Some of the advice AdWords gives you looks a little suspect to me. If you’ll notice in this screen shot their advice is to delete this keyword. Admittedly, the keyword has a low quality score, and is currently inactive for search, but there are steps you can take before throwing in the towel. In fact this seems contradictory to one of Google’s sage pieces of advice: optimize, optimize, optimize.
If a keyword has a low quality score, you should get to work on writing better ad texts and revising your landing page so that it’s relevant to this keyword. Or you may need to restructure your account and tighten your keyword groupings. These are the steps to take before deleting keywords that are under performing.

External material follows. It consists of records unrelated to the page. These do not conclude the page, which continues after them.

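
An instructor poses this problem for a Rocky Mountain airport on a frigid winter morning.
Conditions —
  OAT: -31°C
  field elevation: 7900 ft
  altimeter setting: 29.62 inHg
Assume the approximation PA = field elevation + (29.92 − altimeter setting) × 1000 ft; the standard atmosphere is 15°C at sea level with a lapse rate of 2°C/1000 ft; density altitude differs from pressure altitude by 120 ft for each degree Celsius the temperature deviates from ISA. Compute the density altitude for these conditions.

4648 ft

Pressure altitude = 7900 + (29.92 − 29.62) × 1000 = 7900 + (+300) = 8200 ft.
ISA temperature at 8200 ft = 15 − 2 × (8200/1000) = -1.4°C.
ISA deviation = -31 − (-1.4) = -29.6°C.
Density altitude = 8200 + 120 × (-29.6) = 4648 ft.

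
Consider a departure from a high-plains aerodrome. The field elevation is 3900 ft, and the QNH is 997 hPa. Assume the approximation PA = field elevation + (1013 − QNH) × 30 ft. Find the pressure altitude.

4380 ft

Pressure correction = (1013 − 997) × 30 = +480 ft.
Pressure altitude = 3900 + (+480) = 4380 ft.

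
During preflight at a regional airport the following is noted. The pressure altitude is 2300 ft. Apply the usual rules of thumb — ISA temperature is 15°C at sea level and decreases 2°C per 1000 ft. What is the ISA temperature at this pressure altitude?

10.4°C

ISA temperature = 15 − 2 × (2300/1000) = 15 − 4.6 = 10.4°C.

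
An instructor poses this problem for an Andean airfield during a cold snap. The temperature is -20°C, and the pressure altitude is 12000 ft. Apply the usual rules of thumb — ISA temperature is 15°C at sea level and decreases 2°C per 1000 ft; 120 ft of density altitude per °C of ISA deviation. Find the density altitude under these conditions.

10680 ft

ISA temperature at 12000 ft = 15 − 2 × (12000/1000) = -9°C.
ISA deviation = -20 − (-9) = -11°C.
Density altitude = 12000 + 120 × (-11) = 12000 + (-1320) = 10680 ft.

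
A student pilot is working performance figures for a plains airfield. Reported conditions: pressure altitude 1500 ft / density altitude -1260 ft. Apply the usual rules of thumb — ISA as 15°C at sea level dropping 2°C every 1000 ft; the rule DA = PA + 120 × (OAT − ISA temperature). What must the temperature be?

-11°C

Density altitude − pressure altitude = -1260 − 1500 = -2760 ft.
At 120 ft/°C that is an ISA deviation of -2760/120 = -23°C.
ISA temperature at 1500 ft = 15 − 2 × (1500/1000) = 12°C.
OAT = ISA + deviation = 12 + (-23) = -11°C.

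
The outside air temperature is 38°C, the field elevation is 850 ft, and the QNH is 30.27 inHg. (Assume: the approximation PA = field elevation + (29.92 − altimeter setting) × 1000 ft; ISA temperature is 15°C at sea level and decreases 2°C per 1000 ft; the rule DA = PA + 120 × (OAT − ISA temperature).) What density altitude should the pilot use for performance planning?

3380 ft

Pressure altitude = 850 + (29.92 − 30.27) × 1000 = 850 + (-350) = 500 ft.
ISA temperature at 500 ft = 15 − 2 × (500/1000) = 14°C.
ISA deviation = 38 − 14 = +24°C.
Density altitude = 500 + 120 × (24) = 3380 ft.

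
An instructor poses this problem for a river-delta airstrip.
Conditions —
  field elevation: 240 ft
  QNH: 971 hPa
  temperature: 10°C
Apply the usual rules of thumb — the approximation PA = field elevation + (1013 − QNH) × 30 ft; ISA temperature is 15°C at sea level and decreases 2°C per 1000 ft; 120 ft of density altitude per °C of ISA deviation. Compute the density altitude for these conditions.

1260 ft

Pressure altitude = 240 + (1013 − 971) × 30 = 240 + (+1260) = 1500 ft.
ISA temperature at 1500 ft = 15 − 2 × (1500/1000) = 12°C.
ISA deviation = 10 − 12 = -2°C.
Density altitude = 1500 + 120 × (-2) = 1260 ft.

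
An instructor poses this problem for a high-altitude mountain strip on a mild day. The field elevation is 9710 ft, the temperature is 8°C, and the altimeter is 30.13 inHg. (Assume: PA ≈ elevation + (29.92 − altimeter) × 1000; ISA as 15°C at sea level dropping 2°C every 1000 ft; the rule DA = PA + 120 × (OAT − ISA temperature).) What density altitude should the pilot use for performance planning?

Pressure altitude = 9710 + (29.92 − 30.13) × 1000 = 9710 + (-210) = 9500 ft.
ISA temperature at 9500 ft = 15 − 2 × (9500/1000) = -4°C.
ISA deviation = 8 − (-4) = +12°C.
Density altitude = 9500 + 120 × (12) = 10940 ft.

10940 ft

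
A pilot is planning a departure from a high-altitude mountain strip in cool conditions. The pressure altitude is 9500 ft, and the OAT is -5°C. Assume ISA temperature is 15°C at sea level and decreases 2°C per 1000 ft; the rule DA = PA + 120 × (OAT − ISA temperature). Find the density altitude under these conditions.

ISA temperature at 9500 ft = 15 − 2 × (9500/1000) = -4°C.
ISA deviation = -5 − (-4) = -1°C.
Density altitude = 9500 + 120 × (-1) = 9500 + (-120) = 9380 ft.

9380 ft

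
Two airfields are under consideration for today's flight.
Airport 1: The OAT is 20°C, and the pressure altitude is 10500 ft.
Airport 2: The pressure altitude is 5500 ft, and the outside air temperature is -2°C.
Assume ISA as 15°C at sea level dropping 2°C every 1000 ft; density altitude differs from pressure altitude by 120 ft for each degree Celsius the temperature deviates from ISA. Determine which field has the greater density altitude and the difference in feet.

Airport 1 by 8840 ft

Airport 1: ISA temp = -6°C, deviation +26°C, DA = 10500 + 120 × 26 = 13620 ft.
Airport 2: ISA temp = 4°C, deviation -6°C, DA = 5500 + 120 × (-6) = 4780 ft.
Airport 1 is higher by 13620 − 4780 = 8840 ft.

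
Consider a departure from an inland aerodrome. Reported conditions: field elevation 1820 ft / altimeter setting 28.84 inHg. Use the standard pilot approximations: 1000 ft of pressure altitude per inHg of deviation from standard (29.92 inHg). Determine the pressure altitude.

2900 ft

Pressure correction = (29.92 − 28.84) × 1000 = +1080 ft.
Pressure altitude = 1820 + (+1080) = 2900 ft.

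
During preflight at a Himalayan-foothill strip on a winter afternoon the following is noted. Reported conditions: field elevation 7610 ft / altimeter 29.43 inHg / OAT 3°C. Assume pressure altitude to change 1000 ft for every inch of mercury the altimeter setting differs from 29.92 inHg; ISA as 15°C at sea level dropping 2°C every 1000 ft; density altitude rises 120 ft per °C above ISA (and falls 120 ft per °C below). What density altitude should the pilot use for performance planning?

Pressure altitude = 7610 + (29.92 − 29.43) × 1000 = 7610 + (+490) = 8100 ft.
ISA temperature at 8100 ft = 15 − 2 × (8100/1000) = -1.2°C.
ISA deviation = 3 − (-1.2) = +4.2°C.
Density altitude = 8100 + 120 × (4.2) = 8604 ft.

8604 ft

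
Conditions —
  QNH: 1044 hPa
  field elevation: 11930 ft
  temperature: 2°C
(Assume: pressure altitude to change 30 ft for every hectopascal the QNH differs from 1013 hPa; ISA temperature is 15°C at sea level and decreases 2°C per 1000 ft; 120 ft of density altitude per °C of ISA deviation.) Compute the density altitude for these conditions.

12080 ft

Pressure altitude = 11930 + (1013 − 1044) × 30 = 11930 + (-930) = 11000 ft.
ISA temperature at 11000 ft = 15 − 2 × (11000/1000) = -7°C.
ISA deviation = 2 − (-7) = +9°C.
Density altitude = 11000 + 120 × (9) = 12080 ft.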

Also, be wary of the question on the status page: Ad Showing? If the answer is yes, then all is well. But the answer can be ‘no’ for various reasons, and most of them are valid. However, your ad status can be marked ‘no’ if your ad is ranked off the first page. The majority of the time you will want your ad on the first SERP, but I have implemented strategies that utilized lower ad positions that were off the first page of results. Be careful when interpreting your keyword’s status.
The Keyword Analysis Page is very helpful. It gives you more insight as to why your quality score may be low, or why your ads may not be displaying, and you can take corrective action. You should use this tool frequently in order to grease up the wheels of your campaign and enhance your performance, but don’t just blindly follow every suggestion given (like deleting keywords), use your own judgment as well.